Entonces empieza la obra, ¡revolotea el papel de la expensas como pupilas, entonces le digo el total y ella empieza a llamar a su hijo a los gritos para que lea el total que siempre es el mismo!, pero no confía en mí y el hijo que parece peor que ella con lentes de lupa también y unos pocos pelos asociados a neuronas, empieza a mirar la hoja sin entender nada de lo que dice, girándola como si estuviera jugando al RACE 2000, mirando la primer hoja y la última sin encontrar donde está la lista de los nombres de los dueños y los montos a pagar, ella se altera y le dice: “¡acá!, ¡acá!” Y le marca dónde tiene que mirar, él parece no ve nada y le dice: “¡para, para!” a todo yo estoy sentada mirándolos con la boca entreabierta a punto de derramar una gota de saliva de incomprensible desasosiego, entonces el empieza a tirar números al azar y dice “1500” , nono, le digo, no es $1500, y se queda callado, empieza a mirarla otra vez y tira otro número $1000 y Sara se altera diciendo “no, no…”, y le saca las hojas “acá, dónde dice 7°23, ¡acá, por Dios!”, yo pienso pobre Sara, tiene razón, si tu hijo es peor que vos, y vos sabes que estás para el entierro…, él dice finalmente el número correcto o no, y yo agarro la hoja y digo el número nuevamente, pero esta vez tampoco debe creerme simplemente está cansada y quiere matar a su hijo, me pide religiosamente que se lo marque con una lapicera Bic azul, que esconde recelosa bajo la estatua de una virgen enteramente blanca, en esos recovecos/altarcitos que tienen las casas antiguas, y las viejas de casas antiguas, se lo marco con un círculo bordeando toda la información.

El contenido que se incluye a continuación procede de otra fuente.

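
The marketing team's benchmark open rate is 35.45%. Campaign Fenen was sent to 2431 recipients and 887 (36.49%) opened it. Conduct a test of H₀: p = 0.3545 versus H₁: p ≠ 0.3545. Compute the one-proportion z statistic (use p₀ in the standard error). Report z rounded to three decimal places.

z = 1.069

p̂ = 887/2431 ≈ 0.36487.
Under H₀, SE = √(0.3545·0.6455/2431) = √(9.41299e-05) = 0.00970.
z = (0.36487 − 0.3545)/0.00970 = 0.01037/0.00970 = 1.069.
p-value = 2·P(Z > 1.069) ≈ 0.2851.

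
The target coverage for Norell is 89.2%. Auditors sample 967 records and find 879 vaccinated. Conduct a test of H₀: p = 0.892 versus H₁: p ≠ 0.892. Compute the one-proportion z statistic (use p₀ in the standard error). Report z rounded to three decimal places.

z = 1.703

p̂ = 879/967 = 0.90900.
Standard error under H₀: √(0.892×0.108/967) = 0.00998.
z = (0.90900 − 0.892)/0.00998 = 0.01700/0.00998 = 1.703.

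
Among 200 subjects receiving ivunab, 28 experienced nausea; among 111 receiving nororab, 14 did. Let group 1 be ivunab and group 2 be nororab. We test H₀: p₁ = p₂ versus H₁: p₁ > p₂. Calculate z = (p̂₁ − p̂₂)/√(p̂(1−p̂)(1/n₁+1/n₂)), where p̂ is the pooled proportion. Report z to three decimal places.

p̂₁ = 28/200 ≈ 0.14000, p̂₂ = 14/111 ≈ 0.12613.
Pooled p̂ = (28+14)/(200+111) = 42/311 = 0.13505.
SE = √(0.11681 × 0.014009) = 0.04045.
z = (0.14000 − 0.12613)/0.04045 = 0.01387/0.04045 = 0.343.

z = 0.343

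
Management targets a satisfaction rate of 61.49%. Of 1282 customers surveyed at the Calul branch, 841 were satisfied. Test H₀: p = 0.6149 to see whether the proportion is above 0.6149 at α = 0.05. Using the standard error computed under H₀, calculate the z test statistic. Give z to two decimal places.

z = 3.02

p̂ = 841/1282 ≈ 0.6560.
Under H₀, SE = √(0.6149·0.3851/1282) = √(0.00018471) = 0.0136.
z = (0.6560 − 0.6149)/0.0136 = 0.0411/0.0136 = 3.02.
p-value = P(Z > 3.025) ≈ 0.0012, so at α = 0.05 we reject H₀.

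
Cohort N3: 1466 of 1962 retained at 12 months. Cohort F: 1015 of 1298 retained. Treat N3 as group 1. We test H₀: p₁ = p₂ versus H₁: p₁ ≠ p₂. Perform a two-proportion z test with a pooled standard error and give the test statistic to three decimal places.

p̂₁ = 1466/1962 ≈ 0.74720, p̂₂ = 1015/1298 ≈ 0.78197.
Pooled p̂ = (1466+1015)/(1962+1298) = 2481/3260 = 0.76104.
SE = √(0.181857 × 0.0012801) = 0.01526.
z = (0.74720 − 0.78197)/0.01526 = -0.03477/0.01526 = -2.279.

z = -2.279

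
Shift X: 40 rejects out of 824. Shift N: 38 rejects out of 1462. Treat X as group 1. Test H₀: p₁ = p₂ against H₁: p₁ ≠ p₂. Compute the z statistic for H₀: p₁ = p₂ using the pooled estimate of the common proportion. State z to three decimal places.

p̂₁ = 40/824 = 0.048544, p̂₂ = 38/1462 = 0.025992.
Pooled p̂ = (40+38)/(824+1462) = 78/2286 = 0.034121.
SE = √(p̂(1−p̂)(1/n₁+1/n₂)) = √(0.034121·0.965879·0.00189759) = √(6.25378e-05) = 0.007908.
z = (0.048544 − 0.025992)/0.007908 = 0.022552/0.007908 = 2.852.

z = 2.852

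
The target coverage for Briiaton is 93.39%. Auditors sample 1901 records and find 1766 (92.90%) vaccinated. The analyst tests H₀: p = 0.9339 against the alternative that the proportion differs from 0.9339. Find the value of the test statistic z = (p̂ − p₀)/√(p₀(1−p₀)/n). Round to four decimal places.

p̂ = 1766/1901 = 0.928985.
Standard error under H₀: √(0.9339×0.0661/1901) = 0.005698.
z = (0.928985 − 0.9339)/0.005698 = -0.004915/0.005698 = -0.8626.

z = -0.8626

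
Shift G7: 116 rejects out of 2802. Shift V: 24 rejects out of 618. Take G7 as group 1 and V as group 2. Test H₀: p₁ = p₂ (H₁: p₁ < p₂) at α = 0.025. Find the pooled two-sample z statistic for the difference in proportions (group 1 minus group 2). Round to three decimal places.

z = 0.291

p̂₁ = 116/2802 ≈ 0.041399, p̂₂ = 24/618 ≈ 0.038835.
Pooled p̂ = (116+24)/(2802+618) = 140/3420 = 0.040936.
SE = √(0.0392599 × 0.00197501) = 0.008806.
z = (0.041399 − 0.038835)/0.008806 = 0.002564/0.008806 = 0.291.
p-value = P(Z < 0.291) ≈ 0.6145; since p > α = 0.025, fail to reject H₀.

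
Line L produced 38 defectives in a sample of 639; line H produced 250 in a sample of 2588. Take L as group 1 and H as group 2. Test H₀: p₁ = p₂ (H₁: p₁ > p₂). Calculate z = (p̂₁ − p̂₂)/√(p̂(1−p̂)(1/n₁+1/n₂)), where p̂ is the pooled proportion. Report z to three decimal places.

z = -2.948

p̂₁ = 38/639 ≈ 0.059468, p̂₂ = 250/2588 ≈ 0.096600.
Pooled p̂ = (38+250)/(639+2588) = 288/3227 = 0.089247.
SE = √(p̂(1−p̂)(1/n₁+1/n₂)) = √(0.089247·0.910753·0.00195134) = √(0.000158609) = 0.012594.
z = (0.059468 − 0.096600)/0.012594 = -0.037132/0.012594 = -2.948.
p-value = P(Z > -2.948) ≈ 0.9984.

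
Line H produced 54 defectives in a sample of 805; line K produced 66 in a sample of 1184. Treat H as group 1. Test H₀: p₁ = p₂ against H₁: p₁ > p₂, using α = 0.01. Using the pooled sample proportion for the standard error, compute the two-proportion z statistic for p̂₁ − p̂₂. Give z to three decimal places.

p̂₁ = 54/805 = 0.06708, p̂₂ = 66/1184 = 0.05574.
Pooled p̂ = (54+66)/(805+1184) = 120/1989 = 0.06033.
SE = √(p̂(1−p̂)(1/n₁+1/n₂)) = √(0.06033·0.93967·0.00208683) = √(0.000118306) = 0.01088.
z = (0.06708 − 0.05574)/0.01088 = 0.01134/0.01088 = 1.042.
p-value = P(Z > 1.042) ≈ 0.1486. With α = 0.01, fail to reject H₀.

z = 1.042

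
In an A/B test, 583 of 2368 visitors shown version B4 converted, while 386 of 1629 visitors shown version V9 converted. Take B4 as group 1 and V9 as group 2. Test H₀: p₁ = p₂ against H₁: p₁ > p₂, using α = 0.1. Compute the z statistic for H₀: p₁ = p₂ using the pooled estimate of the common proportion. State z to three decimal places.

p̂₁ = 583/2368 ≈ 0.24620, p̂₂ = 386/1629 ≈ 0.23696.
Pooled p̂ = (583+386)/(2368+1629) = 969/3997 = 0.24243.
SE = √(0.183659 × 0.00103617) = 0.01379.
z = (0.24620 − 0.23696)/0.01379 = 0.00924/0.01379 = 0.670.
p-value = P(Z > 0.670) ≈ 0.2514. With α = 0.1, fail to reject H₀.

z = 0.670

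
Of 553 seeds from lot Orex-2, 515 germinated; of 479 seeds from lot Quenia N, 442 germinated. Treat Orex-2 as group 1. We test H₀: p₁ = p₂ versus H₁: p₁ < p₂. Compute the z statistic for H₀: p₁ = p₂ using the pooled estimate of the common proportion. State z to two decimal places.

z = 0.53

p̂₁ = 515/553 = 0.93128, p̂₂ = 442/479 = 0.92276.
Pooled p̂ = (515+442)/(553+479) = 957/1032 = 0.92733.
SE = √(0.0673928 × 0.003896) = 0.01620.
z = (0.93128 − 0.92276)/0.01620 = 0.00852/0.01620 = 0.53.
p-value = P(Z < 0.526) ≈ 0.7007.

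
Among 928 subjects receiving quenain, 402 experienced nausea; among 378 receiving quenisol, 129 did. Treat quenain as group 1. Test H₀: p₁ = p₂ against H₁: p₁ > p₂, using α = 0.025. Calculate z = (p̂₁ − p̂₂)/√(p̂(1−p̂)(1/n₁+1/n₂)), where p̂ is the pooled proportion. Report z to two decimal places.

p̂₁ = 402/928 ≈ 0.43319, p̂₂ = 129/378 ≈ 0.34127.
Pooled p̂ = (402+129)/(928+378) = 531/1306 = 0.40658.
SE = √(0.241274 × 0.00372309) = 0.02997.
z = (0.43319 − 0.34127)/0.02997 = 0.09192/0.02997 = 3.07.
p-value = P(Z > 3.067) ≈ 0.0011, so at α = 0.025 we reject H₀.

z = 3.07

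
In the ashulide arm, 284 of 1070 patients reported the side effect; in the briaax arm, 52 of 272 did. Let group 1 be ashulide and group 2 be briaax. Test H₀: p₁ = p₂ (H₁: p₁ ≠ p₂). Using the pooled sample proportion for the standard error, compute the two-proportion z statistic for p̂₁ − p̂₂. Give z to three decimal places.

z = 2.524

p̂₁ = 284/1070 = 0.265421, p̂₂ = 52/272 = 0.191176.
Pooled p̂ = (284+52)/(1070+272) = 336/1342 = 0.250373.
SE = √(0.187686 × 0.00461105) = 0.029418.
z = (0.265421 − 0.191176)/0.029418 = 0.074245/0.029418 = 2.524.
Two-sided p-value ≈ 2·Φ(−2.524) = 0.0116.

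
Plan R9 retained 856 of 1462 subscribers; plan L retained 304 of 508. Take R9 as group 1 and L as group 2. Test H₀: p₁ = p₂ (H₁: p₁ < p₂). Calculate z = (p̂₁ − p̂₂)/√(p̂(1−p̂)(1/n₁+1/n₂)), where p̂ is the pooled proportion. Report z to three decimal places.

z = -0.510

p̂₁ = 856/1462 = 0.58550, p̂₂ = 304/508 = 0.59843.
Pooled p̂ = (856+304)/(1462+508) = 1160/1970 = 0.58883.
SE = √(p̂(1−p̂)(1/n₁+1/n₂)) = √(0.58883·0.41117·0.0026525) = √(0.000642193) = 0.02534.
z = (0.58550 − 0.59843)/0.02534 = -0.01293/0.02534 = -0.510.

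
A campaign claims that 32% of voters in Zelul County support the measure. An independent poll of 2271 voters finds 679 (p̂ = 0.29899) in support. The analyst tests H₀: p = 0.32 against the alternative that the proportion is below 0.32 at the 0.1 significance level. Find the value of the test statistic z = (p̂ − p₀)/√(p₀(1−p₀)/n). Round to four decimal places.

p̂ = 679/2271 ≈ 0.2989872.
Standard error under H₀: √(0.32×0.68/2271) = 0.0097886.
z = (0.2989872 − 0.32)/0.0097886 = -0.0210128/0.0097886 = -2.1467.
p-value = P(Z < -2.147) ≈ 0.0159; since p < α = 0.1, reject H₀.

z = -2.1467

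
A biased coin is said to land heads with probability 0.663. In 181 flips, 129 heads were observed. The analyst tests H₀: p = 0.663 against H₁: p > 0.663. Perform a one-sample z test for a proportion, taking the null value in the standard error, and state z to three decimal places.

z = 1.415

p̂ = 129/181 ≈ 0.71271.
Standard error under H₀: √(0.663×0.337/181) = 0.03513.
z = (0.71271 − 0.663)/0.03513 = 0.04971/0.03513 = 1.415.
p-value = P(Z > 1.415) ≈ 0.0786.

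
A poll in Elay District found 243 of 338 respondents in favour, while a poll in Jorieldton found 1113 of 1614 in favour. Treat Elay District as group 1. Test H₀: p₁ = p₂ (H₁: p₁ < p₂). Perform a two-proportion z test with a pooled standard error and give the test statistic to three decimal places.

p̂₁ = 243/338 ≈ 0.71893, p̂₂ = 1113/1614 ≈ 0.68959.
Pooled p̂ = (243+1113)/(338+1614) = 1356/1952 = 0.69467.
SE = √(p̂(1−p̂)(1/n₁+1/n₂)) = √(0.69467·0.30533·0.00357816) = √(0.000758937) = 0.02755.
z = (0.71893 − 0.68959)/0.02755 = 0.02934/0.02755 = 1.065.

z = 1.065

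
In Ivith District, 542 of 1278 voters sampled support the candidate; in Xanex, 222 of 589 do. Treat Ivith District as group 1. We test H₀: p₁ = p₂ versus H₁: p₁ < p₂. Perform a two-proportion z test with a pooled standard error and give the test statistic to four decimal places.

p̂₁ = 542/1278 ≈ 0.424100, p̂₂ = 222/589 ≈ 0.376910.
Pooled p̂ = (542+222)/(1278+589) = 764/1867 = 0.409213.
SE = √(0.241758 × 0.00248027) = 0.024487.
z = (0.424100 − 0.376910)/0.024487 = 0.047190/0.024487 = 1.9271.
p-value = P(Z < 1.927) ≈ 0.9730.

z = 1.9271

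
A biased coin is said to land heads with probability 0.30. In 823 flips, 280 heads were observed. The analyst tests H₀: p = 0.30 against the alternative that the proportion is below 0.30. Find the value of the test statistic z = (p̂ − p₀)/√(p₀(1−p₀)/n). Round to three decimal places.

z = 2.518

p̂ = 280/823 ≈ 0.34022.
SE = √(p₀(1−p₀)/n) = √(0.21/823) = 0.01597.
z = (0.34022 − 0.3)/0.01597 = 0.04022/0.01597 = 2.518.
p-value = P(Z < 2.518) ≈ 0.9941.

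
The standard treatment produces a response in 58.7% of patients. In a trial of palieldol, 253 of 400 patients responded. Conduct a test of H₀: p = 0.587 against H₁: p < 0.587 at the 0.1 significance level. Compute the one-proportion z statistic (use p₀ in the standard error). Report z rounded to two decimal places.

p̂ = 253/400 ≈ 0.6325.
Under H₀, SE = √(0.587·0.413/400) = √(0.000606077) = 0.0246.
z = (0.6325 − 0.587)/0.0246 = 0.0455/0.0246 = 1.85.
p-value = P(Z < 1.848) ≈ 0.9677; since p > α = 0.1, fail to reject H₀.

z = 1.85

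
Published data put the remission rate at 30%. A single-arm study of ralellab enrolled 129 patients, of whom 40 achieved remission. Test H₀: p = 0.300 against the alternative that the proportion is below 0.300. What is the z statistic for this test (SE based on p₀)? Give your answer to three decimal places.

z = 0.250

p̂ = 40/129 ≈ 0.31008.
Standard error under H₀: √(0.3×0.7/129) = 0.04035.
z = (0.31008 − 0.3)/0.04035 = 0.01008/0.04035 = 0.250.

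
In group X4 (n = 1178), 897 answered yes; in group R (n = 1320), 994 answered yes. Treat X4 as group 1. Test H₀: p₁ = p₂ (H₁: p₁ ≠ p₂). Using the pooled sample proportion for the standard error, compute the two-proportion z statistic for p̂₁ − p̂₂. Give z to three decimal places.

z = 0.490

p̂₁ = 897/1178 = 0.76146, p̂₂ = 994/1320 = 0.75303.
Pooled p̂ = (897+994)/(1178+1320) = 1891/2498 = 0.75701.
SE = √(0.183948 × 0.00160647) = 0.01719.
z = (0.76146 − 0.75303)/0.01719 = 0.00843/0.01719 = 0.490.
Two-sided p-value ≈ 2·Φ(−0.490) = 0.6239.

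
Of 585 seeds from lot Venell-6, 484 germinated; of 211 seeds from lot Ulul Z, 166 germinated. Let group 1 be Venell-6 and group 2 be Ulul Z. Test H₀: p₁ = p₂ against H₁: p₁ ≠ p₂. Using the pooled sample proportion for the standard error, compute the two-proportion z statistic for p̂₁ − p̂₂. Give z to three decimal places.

p̂₁ = 484/585 = 0.82735, p̂₂ = 166/211 = 0.78673.
Pooled p̂ = (484+166)/(585+211) = 650/796 = 0.81658.
SE = √(p̂(1−p̂)(1/n₁+1/n₂)) = √(0.81658·0.18342·0.00644874) = √(0.000965861) = 0.03108.
z = (0.82735 − 0.78673)/0.03108 = 0.04062/0.03108 = 1.307.

z = 1.307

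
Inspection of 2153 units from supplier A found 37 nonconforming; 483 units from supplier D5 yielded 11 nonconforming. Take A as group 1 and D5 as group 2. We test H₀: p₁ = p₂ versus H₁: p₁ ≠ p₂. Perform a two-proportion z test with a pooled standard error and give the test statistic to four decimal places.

z = -0.8302

p̂₁ = 37/2153 = 0.017185, p̂₂ = 11/483 = 0.022774.
Pooled p̂ = (37+11)/(2153+483) = 48/2636 = 0.018209.
SE = √(0.0178778 × 0.00253486) = 0.006732.
z = (0.017185 − 0.022774)/0.006732 = -0.005589/0.006732 = -0.8302.
Two-sided p-value ≈ 2·Φ(−0.830) = 0.4064.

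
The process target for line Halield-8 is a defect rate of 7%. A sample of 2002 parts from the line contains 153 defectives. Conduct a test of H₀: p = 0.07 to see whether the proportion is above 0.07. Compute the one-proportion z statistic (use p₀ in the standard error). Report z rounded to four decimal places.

p̂ = 153/2002 = 0.0764236.
SE = √(p₀(1−p₀)/n) = √(0.0651/2002) = 0.0057024.
z = (0.0764236 − 0.07)/0.0057024 = 0.0064236/0.0057024 = 1.1265.
p-value = P(Z > 1.126) ≈ 0.1300.

z = 1.1265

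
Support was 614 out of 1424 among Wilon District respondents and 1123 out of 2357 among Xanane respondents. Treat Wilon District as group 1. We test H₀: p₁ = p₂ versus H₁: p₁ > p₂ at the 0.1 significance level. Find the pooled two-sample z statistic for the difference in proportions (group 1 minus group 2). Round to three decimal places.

z = -2.707

p̂₁ = 614/1424 = 0.431180, p̂₂ = 1123/2357 = 0.476453.
Pooled p̂ = (614+1123)/(1424+2357) = 1737/3781 = 0.459402.
SE = √(0.248352 × 0.00112652) = 0.016726.
z = (0.431180 − 0.476453)/0.016726 = -0.045273/0.016726 = -2.707.
p-value = P(Z > -2.707) ≈ 0.9966, so at α = 0.1 we fail to reject H₀.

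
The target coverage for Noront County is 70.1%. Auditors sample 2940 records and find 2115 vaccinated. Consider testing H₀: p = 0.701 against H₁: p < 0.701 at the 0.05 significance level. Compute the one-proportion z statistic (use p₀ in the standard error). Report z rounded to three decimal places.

z = 2.178

p̂ = 2115/2940 = 0.719388.
SE = √(p₀(1−p₀)/n) = √(0.2096/2940) = 0.008443.
z = (0.719388 − 0.701)/0.008443 = 0.018388/0.008443 = 2.178.
p-value = P(Z < 2.178) ≈ 0.9853, so at α = 0.05 we fail to reject H₀.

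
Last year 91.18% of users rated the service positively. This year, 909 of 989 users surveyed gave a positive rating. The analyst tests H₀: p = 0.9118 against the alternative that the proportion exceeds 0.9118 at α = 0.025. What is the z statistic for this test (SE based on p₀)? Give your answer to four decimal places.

z = 0.8107

p̂ = 909/989 = 0.919110.
Under H₀, SE = √(0.9118·0.0882/989) = √(8.13152e-05) = 0.009017.
z = (0.919110 − 0.9118)/0.009017 = 0.007310/0.009017 = 0.8107.
p-value = P(Z > 0.811) ≈ 0.2088. With α = 0.025, fail to reject H₀.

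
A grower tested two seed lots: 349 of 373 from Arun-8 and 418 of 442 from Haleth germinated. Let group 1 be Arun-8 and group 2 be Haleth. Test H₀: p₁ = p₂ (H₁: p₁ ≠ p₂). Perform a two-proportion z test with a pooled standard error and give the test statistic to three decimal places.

p̂₁ = 349/373 = 0.93566, p̂₂ = 418/442 = 0.94570.
Pooled p̂ = (349+418)/(373+442) = 767/815 = 0.94110.
SE = √(p̂(1−p̂)(1/n₁+1/n₂)) = √(0.94110·0.05890·0.00494341) = √(0.000273998) = 0.01655.
z = (0.93566 − 0.94570)/0.01655 = -0.01004/0.01655 = -0.607.
p-value = 2·P(Z > 0.607) ≈ 0.5440.

z = -0.607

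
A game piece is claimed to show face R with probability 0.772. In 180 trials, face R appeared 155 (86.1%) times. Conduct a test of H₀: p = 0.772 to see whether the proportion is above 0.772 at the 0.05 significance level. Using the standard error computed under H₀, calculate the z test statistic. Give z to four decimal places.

p̂ = 155/180 ≈ 0.86111111.
Under H₀, SE = √(0.772·0.228/180) = √(0.000977867) = 0.03127086.
z = (0.86111111 − 0.772)/0.03127086 = 0.08911111/0.03127086 = 2.8497.
p-value = P(Z > 2.850) ≈ 0.0022; since p < α = 0.05, reject H₀.

z = 2.8497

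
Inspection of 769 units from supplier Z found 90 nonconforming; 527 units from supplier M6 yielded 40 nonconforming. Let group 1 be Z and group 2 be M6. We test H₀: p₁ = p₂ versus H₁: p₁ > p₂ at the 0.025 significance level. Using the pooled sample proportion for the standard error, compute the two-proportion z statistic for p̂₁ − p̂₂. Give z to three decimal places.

z = 2.421

p̂₁ = 90/769 = 0.11704, p̂₂ = 40/527 = 0.07590.
Pooled p̂ = (90+40)/(769+527) = 130/1296 = 0.10031.
SE = √(0.0902468 × 0.00319792) = 0.01699.
z = (0.11704 − 0.07590)/0.01699 = 0.04114/0.01699 = 2.421.
p-value = P(Z > 2.421) ≈ 0.0077; since p < α = 0.025, reject H₀.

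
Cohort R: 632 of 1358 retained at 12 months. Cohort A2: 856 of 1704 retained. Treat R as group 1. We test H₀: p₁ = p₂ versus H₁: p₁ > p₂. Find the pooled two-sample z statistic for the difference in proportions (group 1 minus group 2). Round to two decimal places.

z = -2.03

p̂₁ = 632/1358 ≈ 0.4654, p̂₂ = 856/1704 ≈ 0.5023.
Pooled p̂ = (632+856)/(1358+1704) = 1488/3062 = 0.4860.
SE = √(p̂(1−p̂)(1/n₁+1/n₂)) = √(0.4860·0.5140·0.00132323) = √(0.000330547) = 0.0182.
z = (0.4654 − 0.5023)/0.0182 = -0.0369/0.0182 = -2.03.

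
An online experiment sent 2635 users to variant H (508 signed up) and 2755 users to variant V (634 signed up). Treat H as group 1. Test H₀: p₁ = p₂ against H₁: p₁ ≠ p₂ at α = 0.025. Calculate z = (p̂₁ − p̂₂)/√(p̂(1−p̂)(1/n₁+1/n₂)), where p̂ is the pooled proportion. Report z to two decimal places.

z = -3.35

p̂₁ = 508/2635 = 0.19279, p̂₂ = 634/2755 = 0.23013.
Pooled p̂ = (508+634)/(2635+2755) = 1142/5390 = 0.21187.
SE = √(0.166983 × 0.000742483) = 0.01113.
z = (0.19279 − 0.23013)/0.01113 = -0.03734/0.01113 = -3.35.
p-value = 2·P(Z > 3.353) ≈ 0.0008; since p < α = 0.025, reject H₀.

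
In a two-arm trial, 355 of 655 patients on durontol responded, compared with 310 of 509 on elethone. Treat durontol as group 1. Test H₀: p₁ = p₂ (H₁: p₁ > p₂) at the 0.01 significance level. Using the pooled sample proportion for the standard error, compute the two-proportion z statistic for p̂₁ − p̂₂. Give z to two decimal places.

p̂₁ = 355/655 = 0.5420, p̂₂ = 310/509 = 0.6090.
Pooled p̂ = (355+310)/(655+509) = 665/1164 = 0.5713.
SE = √(p̂(1−p̂)(1/n₁+1/n₂)) = √(0.5713·0.4287·0.00349135) = √(0.000855087) = 0.0292.
z = (0.5420 − 0.6090)/0.0292 = -0.0670/0.0292 = -2.29.
p-value = P(Z > -2.293) ≈ 0.9891. With α = 0.01, fail to reject H₀.

z = -2.29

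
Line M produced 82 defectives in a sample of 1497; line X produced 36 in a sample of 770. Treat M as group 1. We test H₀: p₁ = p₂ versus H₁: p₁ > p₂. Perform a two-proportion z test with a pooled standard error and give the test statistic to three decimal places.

z = 0.814

p̂₁ = 82/1497 ≈ 0.054776, p̂₂ = 36/770 ≈ 0.046753.
Pooled p̂ = (82+36)/(1497+770) = 118/2267 = 0.052051.
SE = √(p̂(1−p̂)(1/n₁+1/n₂)) = √(0.052051·0.947949·0.0019667) = √(9.70408e-05) = 0.009851.
z = (0.054776 − 0.046753)/0.009851 = 0.008023/0.009851 = 0.814.
p-value = P(Z > 0.814) ≈ 0.2077.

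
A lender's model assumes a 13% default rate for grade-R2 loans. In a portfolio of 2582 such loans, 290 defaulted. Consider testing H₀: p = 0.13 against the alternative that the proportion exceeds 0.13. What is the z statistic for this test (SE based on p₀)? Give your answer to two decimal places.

z = -2.67

p̂ = 290/2582 = 0.11232.
Under H₀, SE = √(0.13·0.87/2582) = √(4.38033e-05) = 0.00662.
z = (0.11232 − 0.13)/0.00662 = -0.01768/0.00662 = -2.67.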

Después cuenta la plata; billete por billete, hasta llegar al total del número y luego le mira la cara a Julio Argentino Roca, y me mira a mí, a ver si sigo ahí o paso tanto tiempo entre billete y billete que yo estoy haciendo otra cosa, termina de contar y mira los servicios uno por uno, buscando el de “alumbrado, barrido y limpieza”, lo repite varias veces y cuando lo encuentra dice “acá está, acá está” dejándose tranquila, entonces le doy la plata de las expensas y cuenta otra vez, mirando a Roca. Entre todo eso yo ya guarde el recibo en mi cartera, y tengo en mente salir corriendo sin pisar la baldosa. En el segundo que terminó de contar, empieza a decirme que le duele la pierna, que la tienen que operar otra vez, entonces yo me voy parando, mirándola y asintiendo mientras giro el picaporte y abro la puerta rectangular que me entrega una visión dividida por la cortina de PVC; a la izquierda el hall y el pasillo de salida, plantas abarrotadas contra la pared, y a la derecha una mesa de plástico y sillas de el mismo modelo, de color blanco y algunas otras plantas esparcidas, al lado de la puerta la otra entada a la cocina y a los cuartos. Por suerte siempre elijo la izquierda. Solemne camina hacia la salida, me parece que siempre que me saluda le parece un milagro, seguir con vida digo, siempre que le voy a pagar tengo cierto morbo y miedo, de que el hijo me diga que se murió.